A follow up to my NYC visit wish list. 

1. Jump into a cab, grab the back of the driver’s seat and yell ‘follow that car and step on it!’

Cabbie’s do not like this. Nor their pictures being taken. 

2. Not buy tickets to a Broadway show and realize it was closed recently because of it’s ‘lackluster’ performance. Oops-dammit, just happened.

The closest we got to seeing a show was watching an 5 foot indian man in a club dance around like a bird. Arm flappin and all.

3. Find Ryan Gosling. Which I know will require me falling into oncoming traffic with a box of kittens and/or old ladies or starting fights with local gangstergangsta’s.

NYC seemed to have a lack in old ladies and kittens. I did see squirrels (or rats, same diff) and a basset hound. But pretty sure I saw Ryan Gosling’s best friends cousins mom.  

4. Watch someone piss in or near the subway.

Drank too much, never made it to the subway.

5.Reenact the ‘coke’ scene in GIRLS.

Karaoke in Korea Town with new friends including a gay guy until 7am. Close enough. 

6. Find a club with a really long line and cut. Because obviously, I’m on the list.

Telling the bouncer that you are your skinny friends publicists doesn’t work. 

7. See where Kevin McCallister escaped the cooky bandits in Central Park during Home Alone 2: Lost in New York City.

It rained. A lot. 

8.Eat a hotdog from a street vendor and NOT get sick.

Street vendors did not sell wine, therefore did not receive my business. 

9. Find and then piss off Amanda Bynes. Lets be honest-we are all hoping for a Britney Spears circa 2007 meltdown. And I want to be part of it.

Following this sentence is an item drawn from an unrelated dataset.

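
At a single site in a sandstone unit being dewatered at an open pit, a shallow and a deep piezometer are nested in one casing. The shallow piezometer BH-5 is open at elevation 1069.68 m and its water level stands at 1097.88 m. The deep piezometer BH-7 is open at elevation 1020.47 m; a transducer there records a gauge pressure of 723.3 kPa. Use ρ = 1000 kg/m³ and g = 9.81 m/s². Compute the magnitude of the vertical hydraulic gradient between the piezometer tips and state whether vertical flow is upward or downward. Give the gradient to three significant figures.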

Ugh. I ask for ONE thing from New York. ONE thing. 

10. Visit the Ghostbusters firehouse. Bill Murray, duh.

Fail. Sad face.

11. Find the famous restaurant in Seinfeld and order ‘the big salad‘.

Missed a reservation at one of Tom Collichos restaurants and got blacklisted. 

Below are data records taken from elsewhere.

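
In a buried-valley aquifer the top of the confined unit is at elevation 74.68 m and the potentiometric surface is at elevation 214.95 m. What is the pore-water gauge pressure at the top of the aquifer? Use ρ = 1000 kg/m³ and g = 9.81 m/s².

P ≈ 1380 kPa

Pressure head at the aquifer top: ψ = h − z = 214.95 − 74.68 = 140.27 m.
P = ρgψ = 1000 × 9.81 × 140.27 = 1376049 Pa ≈ 1380 kPa.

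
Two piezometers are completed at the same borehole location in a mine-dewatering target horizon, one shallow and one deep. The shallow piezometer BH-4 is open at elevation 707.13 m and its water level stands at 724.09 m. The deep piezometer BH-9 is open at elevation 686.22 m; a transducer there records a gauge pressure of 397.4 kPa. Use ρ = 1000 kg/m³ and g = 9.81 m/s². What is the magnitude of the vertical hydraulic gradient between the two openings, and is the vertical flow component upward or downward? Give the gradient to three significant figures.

Total head at BH-4: h = 724.09 m (water level in the standpipe).
Pressure head at BH-9: ψ = P/(ρg) = 397.4×1000 / (1000 × 9.81) = 40.51 m.
Total head at BH-9: h = z + ψ = 686.22 + 40.51 = 726.73 m.
Δh = h(BH-4) − h(BH-9) = 724.09 − 726.73 = -2.64 m.
Vertical separation Δz = 707.13 − 686.22 = 20.91 m.
|i_v| = |Δh| / Δz = 2.64 / 20.91 = 0.126.
Head is higher in the deep piezometer, so vertical flow is upward (discharge condition).

|i_v| ≈ 0.126; vertical flow is upward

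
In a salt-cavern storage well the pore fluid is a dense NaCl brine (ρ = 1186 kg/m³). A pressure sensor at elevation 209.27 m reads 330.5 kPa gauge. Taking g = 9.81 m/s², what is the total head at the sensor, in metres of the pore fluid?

ψ = P/(ρg) = 330.5×1000 / (1186 × 9.81) = 28.41 m.
h = z + ψ = 209.27 + 28.41 = 237.68 m.

h ≈ 237.68 m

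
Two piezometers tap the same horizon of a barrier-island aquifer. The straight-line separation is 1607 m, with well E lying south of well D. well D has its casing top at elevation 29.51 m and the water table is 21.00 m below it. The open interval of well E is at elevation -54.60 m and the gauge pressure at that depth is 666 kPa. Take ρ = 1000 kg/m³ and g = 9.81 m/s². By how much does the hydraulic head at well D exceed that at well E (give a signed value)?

Δh ≈ -4.78 m

Total head at well D: h = 29.51 − 21.00 = 8.51 m.
Pressure head at well E: ψ = P/(ρg) = 666×1000 / (1000 × 9.81) = 67.89 m.
Total head at well E: h = z + ψ = -54.60 + 67.89 = 13.29 m.
Head difference: h(well D) − h(well E) = 8.51 − 13.29 = -4.78 m.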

12. Buy a pair of Manolo Blahnik’s and drink cosmos with my three best friends: Miranda, Charlotte and the slutty one.

Bought a 14 dollar clutch from H&M and drank a bottle of cheap Ciante in Little Italy with slutty male waiters.


13. Not get robbed or knifed.

Success! I did get hunted down by a taco truck guy. He said I was pretty and then asked if I wanted to hang out in his windowless van. 

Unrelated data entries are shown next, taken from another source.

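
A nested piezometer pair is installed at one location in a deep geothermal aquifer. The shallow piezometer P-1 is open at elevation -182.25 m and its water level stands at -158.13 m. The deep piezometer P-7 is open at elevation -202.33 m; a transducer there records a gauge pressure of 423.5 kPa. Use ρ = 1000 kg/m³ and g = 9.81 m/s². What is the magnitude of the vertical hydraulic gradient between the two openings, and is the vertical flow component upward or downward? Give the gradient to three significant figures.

|i_v| ≈ 0.0513; vertical flow is downward

Total head at P-1: h = -158.13 m (water level in the standpipe).
Pressure head at P-7: ψ = P/(ρg) = 423.5×1000 / (1000 × 9.81) = 43.17 m.
Total head at P-7: h = z + ψ = -202.33 + 43.17 = -159.16 m.
Δh = h(P-1) − h(P-7) = -158.13 − (-159.16) = 1.03 m.
Vertical separation Δz = -182.25 − (-202.33) = 20.08 m.
|i_v| = |Δh| / Δz = 1.03 / 20.08 = 0.0513.
Head is higher in the shallow piezometer, so vertical flow is downward (recharge condition).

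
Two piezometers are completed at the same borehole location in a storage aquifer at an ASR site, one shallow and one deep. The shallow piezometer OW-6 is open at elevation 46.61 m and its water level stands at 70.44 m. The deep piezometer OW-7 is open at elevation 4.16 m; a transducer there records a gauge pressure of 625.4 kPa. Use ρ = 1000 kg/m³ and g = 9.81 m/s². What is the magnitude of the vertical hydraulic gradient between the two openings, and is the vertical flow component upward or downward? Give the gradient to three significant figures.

Total head at OW-6: h = 70.44 m (water level in the standpipe).
Pressure head at OW-7: ψ = P/(ρg) = 625.4×1000 / (1000 × 9.81) = 63.75 m.
Total head at OW-7: h = z + ψ = 4.16 + 63.75 = 67.91 m.
Δh = h(OW-6) − h(OW-7) = 70.44 − 67.91 = 2.53 m.
Vertical separation Δz = 46.61 − 4.16 = 42.45 m.
|i_v| = |Δh| / Δz = 2.53 / 42.45 = 0.0596.
Head is higher in the shallow piezometer, so vertical flow is downward (recharge condition).

|i_v| ≈ 0.0596; vertical flow is downward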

14. Refrain from singing New York, New York by Frank Sinatra.  Every three minutes.

New York locals roll their eyes when you are spinning in the street singing this. Whatevs. 

15. Bump into someone and say ‘hey watch it buddy’-just like in the movies.

My southern roots had me saying ‘omg, I’m so sorry’, ‘excuse me’, ‘oh no my fault’.